Now, lets make strings into proper dates, count only the dates starting with the date of the shutdown to the end of 2019 (b/c the reckless human at the helm is borderline insane enough to do that) and plot the timeline:

filter(cdf, !is.na(expires)) %>% 
  mutate(
    expires = as.Date(
      as.POSIXct(expires, format="%b %d %H:%M:%S %Y")
    )
  ) %>% 
  arrange(expires) 
  count(expires) %>% 
  filter(
    expires >= as.Date("2018-12-22"), 
    expires <= as.Date("2019-12-31")
  ) %>% 
  ggplot(aes(expires, n)) +
  geom_vline(
    xintercept = Sys.Date(), linetype="dotted", size=0.25, color = "white"
  ) +
  geom_label(
    data = data.frame(), 
    aes(x = Sys.Date(), y = Inf, label = "Today"),
    color = "black", vjust = 1
  ) +
  geom_segment(aes(xend=expires, yend=0), color = ft_cols$peach) + 
  scale_x_date(name=NULL, date_breaks="1 month", date_labels="%b") +
  scale_y_comma("# Federal Agency Certs") +
  labs(title = "2019 Federal Agency ShutdownCertpoalypse") +
  theme_ft_rc(grid="Y")

Now, I’m unwarrantedly optimistic that this debacle could be over by the end of January. How many certs (by agency) could go bad by then?

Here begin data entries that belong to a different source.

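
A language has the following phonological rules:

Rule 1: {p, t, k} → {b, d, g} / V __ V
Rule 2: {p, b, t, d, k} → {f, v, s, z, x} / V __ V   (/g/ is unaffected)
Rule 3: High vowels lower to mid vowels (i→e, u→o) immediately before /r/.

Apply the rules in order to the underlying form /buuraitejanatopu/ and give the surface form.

Rule 1 (intervocalic voicing): /t/ is a voiceless stop between vowels /i/ and /e/, so it voices to [d]. /t/ is a voiceless stop between vowels /a/ and /o/, so it voices to [d]. /p/ is a voiceless stop between vowels /o/ and /u/, so it voices to [b]. /buuraitejanatopu/ → buuraidejanadobu.
Rule 2 (intervocalic spirantization): /d/ is a stop between vowels /i/ and /e/, so it spirantizes to the fricative [z]. /d/ is a stop between vowels /a/ and /o/, so it spirantizes to the fricative [z]. /b/ is a stop between vowels /o/ and /u/, so it spirantizes to the fricative [v]. /buuraidejanadobu/ → buuraizejanazovu.
Rule 3 (pre-rhotic lowering): /u/ is a high vowel immediately before /r/, so it lowers to [o]. /buuraizejanazovu/ → buoraizejanazovu.

buoraizejanazovu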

left_join(cdf, xdf, by=c("who"="domain_name")) %>% 
  mutate(
    expires = as.Date(
      as.POSIXct(expires, format="%b %d %H:%M:%S %Y")
    )
  ) %>% 
  filter(
    expires >= as.Date("2018-12-22"),
    expires <= as.Date("2019-01-31")
  ) %>% 
  count(agency, sort = TRUE)
## # A tibble: 10 x 2
##    agency                                          n
##    <chr>                                       <int>
##  1 Government Publishing Office                    8
##  2 Department of Commerce                          4
##  3 Department of Defense                           3
##  4 Department of Housing and Urban Development     3
##  5 Department of Justice                           3
##  6 Department of Energy                            1
##  7 Department of Health and Human Services         1
##  8 Department of State                             1
##  9 Department of the Interior                      1
## 10 Department of the Treasury                      1

Ugh.

FIN

Not every agency is fully shutdown and not all workers in charge of cert renewals are furloughed (or being forced to work without pay). But, this one other area shows the possible unintended consequences of making rash, partisan decisions (something both Democrats & Republicans excel at).

You can find the contiguous R code at 2018-01-10-shutdown-certpocalypse.R and definitely try to explore the contents of those certificates.